Israeli forces are still killing and wounding humanitarian workers in Gaza.
“As of late April, OCHA had recorded the killing of at least 593 aid workers in Gaza since October 2023, including 8 since the ceasefire,” HRW said.
Funding pledges have also fallen far short of what’s needed.
“At the Board of Peace’s inaugural meeting in February, 10 Board member states and observers pledged
a total of $17 billion for reconstruction against UN estimates of $70
billion needed,” HRW said. “As of April, the Board had received less
than $1 billion of the pledged amount, with only three contributors
having delivered funds, according to Reuters.”
“When the Board of Peace briefs the
Security Council, members should weigh what they hear against what UN
agencies are reporting from the ground,” Coogle said. “No spin can hide
the fact that aid is not entering at the needed scale, patients do not
have access to adequate medical care, and crossings to Gaza remain
limited.”
The HRW report came a day after the UN Human Rights Office urged
Israel to prevent further “acts of genocide” in Gaza, while raising
concerns about escalating “ethnic cleansing” in the illegally occupied
West Bank of Palestine.
A panel of UN human rights experts found last year that Israel was committing genocide in Gaza. South Africa filed a genocide case against Israel at the International Court of Justice that’s now backed by nearly 20 nations.
Israeli Prime Minister Benjamin Netanyahu and former Defense Minister Yoav Gallant are wanted
by the International Criminal Court for war crimes and crimes against
humanity, including murder and forced starvation.
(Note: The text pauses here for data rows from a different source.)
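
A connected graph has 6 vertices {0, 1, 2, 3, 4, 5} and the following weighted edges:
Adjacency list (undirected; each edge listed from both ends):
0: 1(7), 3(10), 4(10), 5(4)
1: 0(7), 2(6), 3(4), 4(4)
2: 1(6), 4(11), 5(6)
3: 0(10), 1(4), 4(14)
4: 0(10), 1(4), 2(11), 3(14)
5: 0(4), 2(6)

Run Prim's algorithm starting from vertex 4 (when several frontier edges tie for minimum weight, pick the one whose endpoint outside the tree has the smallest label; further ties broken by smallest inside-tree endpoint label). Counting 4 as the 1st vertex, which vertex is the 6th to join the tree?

0

Prim's algorithm from 4:
Step 1: frontier [1—4 4, 0—4 10, 2—4 11, 3—4 14] → take 1—4 (4); add 1.
Step 2: frontier [1—3 4, 1—2 6, 0—1 7, 0—4 10, 2—4 11, 3—4 14] → take 1—3 (4); add 3.
Step 3: frontier [1—2 6, 0—1 7, 0—3 10, 0—4 10, 2—4 11] → take 1—2 (6); add 2.
Step 4: frontier [0—1 7, 2—5 6, 0—3 10, 0—4 10] → take 2—5 (6); add 5.
Step 5: frontier [0—1 7, 0—3 10, 0—4 10, 0—5 4] → take 0—5 (4); add 0.
Vertex order: 4, 1, 3, 2, 5, 0. The 6th vertex is 0.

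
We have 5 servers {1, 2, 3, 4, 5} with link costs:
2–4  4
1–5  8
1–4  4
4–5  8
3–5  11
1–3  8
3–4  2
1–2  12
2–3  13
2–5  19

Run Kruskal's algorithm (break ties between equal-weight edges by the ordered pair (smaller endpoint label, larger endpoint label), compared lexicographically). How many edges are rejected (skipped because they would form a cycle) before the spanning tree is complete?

Sort edges by weight, then run Kruskal:
3–4 (2): add — endpoints in different components.
1–4 (4): add — endpoints in different components.
2–4 (4): add — endpoints in different components.
1–3 (8): skip — 1 and 3 already connected.
1–5 (8): add — endpoints in different components.
Edges rejected before the tree was complete: 1.

1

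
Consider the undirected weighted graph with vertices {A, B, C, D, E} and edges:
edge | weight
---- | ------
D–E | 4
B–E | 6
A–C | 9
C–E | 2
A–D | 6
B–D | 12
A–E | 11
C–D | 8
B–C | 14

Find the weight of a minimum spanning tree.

Prim, starting at D.
Step 1: cheapest edge leaving the tree is D–E (4); add E.
Step 2: cheapest edge leaving the tree is C–E (2); add C.
Step 3: cheapest edge leaving the tree is A–D (6); add A.
Step 4: cheapest edge leaving the tree is B–E (6); add B.
MST edges: D–E, C–E, A–D, B–E; total weight 4+2+6+6 = 18.

18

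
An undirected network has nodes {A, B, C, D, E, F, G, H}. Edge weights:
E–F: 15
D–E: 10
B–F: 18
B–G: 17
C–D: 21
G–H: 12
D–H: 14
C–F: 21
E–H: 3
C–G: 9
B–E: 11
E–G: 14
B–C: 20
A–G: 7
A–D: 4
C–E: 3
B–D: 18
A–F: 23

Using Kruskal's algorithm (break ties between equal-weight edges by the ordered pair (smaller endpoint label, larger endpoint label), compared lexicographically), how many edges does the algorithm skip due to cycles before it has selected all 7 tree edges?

Kruskal's algorithm — process edges by increasing weight (ties by edge label):
C–E (3): add — endpoints in different components.
E–H (3): add — endpoints in different components.
A–D (4): add — endpoints in different components.
A–G (7): add — endpoints in different components.
C–G (9): add — endpoints in different components.
D–E (10): skip — D and E already connected.
B–E (11): add — endpoints in different components.
G–H (12): skip — G and H already connected.
D–H (14): skip — D and H already connected.
E–G (14): skip — E and G already connected.
E–F (15): add — endpoints in different components.
Edges rejected before the tree was complete: 4.

4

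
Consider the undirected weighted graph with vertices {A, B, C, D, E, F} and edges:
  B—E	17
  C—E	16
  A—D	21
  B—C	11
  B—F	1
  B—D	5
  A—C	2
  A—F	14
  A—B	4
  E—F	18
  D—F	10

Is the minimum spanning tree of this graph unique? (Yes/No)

Yes

Sort edges by weight, then run Kruskal:
B—F (1): add — endpoints in different components.
A—C (2): add — endpoints in different components.
A—B (4): add — endpoints in different components.
B—D (5): add — endpoints in different components.
D—F (10): skip — D and F already connected.
B—C (11): skip — B and C already connected.
A—F (14): skip — A and F already connected.
C—E (16): add — endpoints in different components.
Every non-tree edge has weight strictly greater than the heaviest edge on the tree path between its endpoints, so the MST is unique.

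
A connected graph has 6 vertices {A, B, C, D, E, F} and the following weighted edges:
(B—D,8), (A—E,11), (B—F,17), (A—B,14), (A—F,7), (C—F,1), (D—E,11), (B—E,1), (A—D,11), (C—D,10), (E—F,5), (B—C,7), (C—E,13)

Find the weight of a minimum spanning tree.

Kruskal's algorithm — process edges by increasing weight (ties by edge label):
B—E (1): add. Components now {A} {B,E} {C} {D} {F}
C—F (1): add. Components now {A} {B,E} {C,F} {D}
E—F (5): add. Components now {A} {B,C,E,F} {D}
A—F (7): add. Components now {A,B,C,E,F} {D}
B—C (7): skip — B and C already connected.
B—D (8): add. Components now {A,B,C,D,E,F}
MST edges: B—E, C—F, E—F, A—F, B—D; total weight 1+1+5+7+8 = 22.

22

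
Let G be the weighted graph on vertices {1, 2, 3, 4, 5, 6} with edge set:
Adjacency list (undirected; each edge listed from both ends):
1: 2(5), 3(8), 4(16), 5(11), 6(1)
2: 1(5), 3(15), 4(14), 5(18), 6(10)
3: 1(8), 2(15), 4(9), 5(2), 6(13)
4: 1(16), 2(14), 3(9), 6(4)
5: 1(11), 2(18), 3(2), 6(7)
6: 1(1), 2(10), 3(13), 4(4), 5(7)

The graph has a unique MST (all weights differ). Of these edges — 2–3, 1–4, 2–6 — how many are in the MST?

0

Kruskal: consider edges lightest-first.
1–6 (1): add. Components now {1,6} {2} {3} {4} {5}
3–5 (2): add. Components now {1,6} {2} {3,5} {4}
4–6 (4): add. Components now {1,4,6} {2} {3,5}
1–2 (5): add. Components now {1,2,4,6} {3,5}
5–6 (7): add. Components now {1,2,3,4,5,6}
MST edge set: {1–6, 3–5, 4–6, 1–2, 5–6}.
Of the listed edges, {} are in the MST → 0.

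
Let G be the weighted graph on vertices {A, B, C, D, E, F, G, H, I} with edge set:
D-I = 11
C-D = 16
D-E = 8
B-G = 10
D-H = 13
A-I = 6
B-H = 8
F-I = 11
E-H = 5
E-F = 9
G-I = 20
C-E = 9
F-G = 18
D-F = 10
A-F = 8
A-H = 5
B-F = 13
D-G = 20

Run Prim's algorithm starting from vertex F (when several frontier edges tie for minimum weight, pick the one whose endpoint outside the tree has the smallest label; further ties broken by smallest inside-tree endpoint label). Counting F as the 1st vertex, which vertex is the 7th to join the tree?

Prim's algorithm from F:
Step 1: cheapest edge leaving the tree is A-F (8); add A.
Step 2: cheapest edge leaving the tree is A-H (5); add H.
Step 3: cheapest edge leaving the tree is E-H (5); add E.
Step 4: cheapest edge leaving the tree is A-I (6); add I.
Step 5: cheapest edge leaving the tree is B-H (8); add B.
Step 6: cheapest edge leaving the tree is D-E (8); add D.
Step 7: cheapest edge leaving the tree is C-E (9); add C.
Step 8: cheapest edge leaving the tree is B-G (10); add G.
Vertex order: F, A, H, E, I, B, D, C, G. The 7th vertex is D.

D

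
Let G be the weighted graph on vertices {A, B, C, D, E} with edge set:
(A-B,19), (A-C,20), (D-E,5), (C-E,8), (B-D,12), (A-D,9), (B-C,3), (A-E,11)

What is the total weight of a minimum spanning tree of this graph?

Prim, starting at E.
Step 1: frontier [D-E 5, C-E 8, A-E 11] → take D-E (5); add D.
Step 2: frontier [A-D 9, B-D 12, C-E 8, A-E 11] → take C-E (8); add C.
Step 3: frontier [B-C 3, A-C 20, A-D 9, B-D 12, A-E 11] → take B-C (3); add B.
Step 4: frontier [A-B 19, A-C 20, A-D 9, A-E 11] → take A-D (9); add A.
MST edges: D-E, C-E, B-C, A-D; total weight 5+8+3+9 = 25.

25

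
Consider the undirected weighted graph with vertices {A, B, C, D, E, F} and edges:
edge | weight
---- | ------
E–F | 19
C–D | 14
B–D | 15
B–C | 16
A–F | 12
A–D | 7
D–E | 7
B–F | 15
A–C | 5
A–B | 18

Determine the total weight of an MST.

Grow the tree from E using Prim:
Step 1: frontier [D–E 7, E–F 19] → take D–E (7); add D.
Step 2: frontier [A–D 7, C–D 14, B–D 15, E–F 19] → take A–D (7); add A.
Step 3: frontier [A–C 5, A–F 12, A–B 18, C–D 14, B–D 15, E–F 19] → take A–C (5); add C.
Step 4: frontier [A–F 12, A–B 18, B–C 16, B–D 15, E–F 19] → take A–F (12); add F.
Step 5: frontier [A–B 18, B–C 16, B–D 15, B–F 15] → take B–D (15); add B.
MST edges: D–E, A–D, A–C, A–F, B–D; total weight 7+7+5+12+15 = 46.

46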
The ICC is also reportedly
seeking to arrest Israeli National Security Minister Itamar Ben-Gvir
and Finance Minister Bezalel Smotrich over the illegal settler
colonization and ethnic cleansing of the West Bank.
More than 250,000 Palestinians have been
killed or wounded in Gaza since the Hamas-led attack of October 2023.
Nearly all of the coastal strip’s approximately 2.1 million people have
also been forcibly displaced, starved, or sickened during that period.
Through it all, the Biden and Trump administrations have provided Israel
with more than $20 billion in armed aid and diplomatic cover, including vetoes of several UN Security Council ceasefire resolutions.